Foothills Hospital, University of Calgary, Calgary, AB, Canada.
Haemophilia. 2017 May;23(3):417-421. doi: 10.1111/hae.13182. Epub 2017 Jan 22.
Pharmacokinetics (PK) modelling suggests improvement of trough levels are achieved by using more frequent infusion strategy. However, no clinical study data exists to confirm or quantify improvement in trough level, particularly for low-dose prophylaxis in patients with haemophilia A.
To provide evidence that low dose daily (ED) prophylaxis can increase trough levels without increasing FVIII consumption compared to every-other-day (EOD) infusion.
A cross-over study on 5 IU kg FVIII daily vs. 10 IU kg EOD infusions, each for 14 days was conducted at the PUMCH-HTC. On the ED schedule, trough (immediate prior to infusion), and peak FVIII:C levels (30 min after infusion) were measured on days 1-5; and trough levels alone on days 7, 9, 11 and 13. For the EOD schedule, troughs, peaks and 4-h postinfusion were measured on day 1; troughs and peaks on days 3, 5, and 7; troughs alone on days 9, 11 and 13 and 24-h postinfusion on days 2, 4 and 6. FVIII inhibitors were assessed on days 0 and 14 during both infusion schedules.
Six patients were enrolled.
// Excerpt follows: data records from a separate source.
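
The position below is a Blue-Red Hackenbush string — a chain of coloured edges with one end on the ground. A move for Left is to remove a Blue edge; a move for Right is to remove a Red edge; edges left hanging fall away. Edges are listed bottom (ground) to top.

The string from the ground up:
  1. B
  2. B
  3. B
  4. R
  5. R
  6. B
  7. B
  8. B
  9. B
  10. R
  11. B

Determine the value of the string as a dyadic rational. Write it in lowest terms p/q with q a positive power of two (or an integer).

edge 1 of 11 (B): { 0 | — } => 1
edge 2 of 11 (B): { 0 1 | — } => 2
edge 3 of 11 (B): { 0 1 2 | — } => 3
edge 4 of 11 (R): { 0 1 2 | 3 } => 5/2
edge 5 of 11 (R): { 0 1 2 | 5/2 3 } => 9/4
edge 6 of 11 (B): { 0 1 2 9/4 | 5/2 3 } => 19/8
edge 7 of 11 (B): { 0 1 2 9/4 19/8 | 5/2 3 } => 39/16
edge 8 of 11 (B): { 0 1 2 9/4 19/8 39/16 | 5/2 3 } => 79/32
edge 9 of 11 (B): { 0 1 2 9/4 19/8 39/16 79/32 | 5/2 3 } => 159/64
edge 10 of 11 (R): { 0 1 2 9/4 19/8 39/16 79/32 | 159/64 5/2 3 } => 317/128
edge 11 of 11 (B): { 0 1 2 9/4 19/8 39/16 79/32 317/128 | 159/64 5/2 3 } => 635/256

635/256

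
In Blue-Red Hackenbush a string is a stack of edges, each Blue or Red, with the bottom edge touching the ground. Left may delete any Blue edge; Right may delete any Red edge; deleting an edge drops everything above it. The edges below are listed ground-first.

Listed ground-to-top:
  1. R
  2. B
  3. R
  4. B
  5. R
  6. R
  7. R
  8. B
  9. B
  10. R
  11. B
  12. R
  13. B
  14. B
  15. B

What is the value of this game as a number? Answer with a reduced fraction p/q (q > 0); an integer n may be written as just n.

Build value(s[:k]) for k = 1..15, string s = R B R B R R R B B R B R B B B.
step 1: add R to get R; options L={ · } R={ 0 } so -1
step 2: add B to get RB; options L={ -1 } R={ 0 } so -1/2
step 3: add R to get RBR; options L={ -1 } R={ -1/2 0 } so -3/4
step 4: add B to get RBRB; options L={ -1 -3/4 } R={ -1/2 0 } so -5/8
step 5: add R to get RBRBR; options L={ -1 -3/4 } R={ -5/8 -1/2 0 } so -11/16
step 6: add R to get RBRBRR; options L={ -1 -3/4 } R={ -11/16 -5/8 -1/2 0 } so -23/32
step 7: add R to get RBRBRRR; options L={ -1 -3/4 } R={ -23/32 -11/16 -5/8 -1/2 0 } so -47/64
step 8: add B to get RBRBRRRB; options L={ -1 -3/4 -47/64 } R={ -23/32 -11/16 -5/8 -1/2 0 } so -93/128
step 9: add B to get RBRBRRRBB; options L={ -1 -3/4 -47/64 -93/128 } R={ -23/32 -11/16 -5/8 -1/2 0 } so -185/256
step 10: add R to get RBRBRRRBBR; options L={ -1 -3/4 -47/64 -93/128 } R={ -185/256 -23/32 -11/16 -5/8 -1/2 0 } so -371/512
step 11: add B to get RBRBRRRBBRB; options L={ -1 -3/4 -47/64 -93/128 -371/512 } R={ -185/256 -23/32 -11/16 -5/8 -1/2 0 } so -741/1024
step 12: add R to get RBRBRRRBBRBR; options L={ -1 -3/4 -47/64 -93/128 -371/512 } R={ -741/1024 -185/256 -23/32 -11/16 -5/8 -1/2 0 } so -1483/2048
step 13: add B to get RBRBRRRBBRBRB; options L={ -1 -3/4 -47/64 -93/128 -371/512 -1483/2048 } R={ -741/1024 -185/256 -23/32 -11/16 -5/8 -1/2 0 } so -2965/4096
step 14: add B to get RBRBRRRBBRBRBB; options L={ -1 -3/4 -47/64 -93/128 -371/512 -1483/2048 -2965/4096 } R={ -741/1024 -185/256 -23/32 -11/16 -5/8 -1/2 0 } so -5929/8192
step 15: add B to get RBRBRRRBBRBRBBB; options L={ -1 -3/4 -47/64 -93/128 -371/512 -1483/2048 -2965/4096 -5929/8192 } R={ -741/1024 -185/256 -23/32 -11/16 -5/8 -1/2 0 } so -11857/16384

-11857/16384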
PK evidence showed that daily prophylaxis achieved higher (~2 times) steady-state FVIII trough levels compared to EOD with the same total factor consumption. The daily prophylaxis had good acceptability among patients and reduced chronic pain in the joints in some patients.
Our PK study shows low-dose factor VIII daily infusion results in higher trough level than with EOD infusion with similar factor VIII consumption in Chinese adult haemophilia A patients.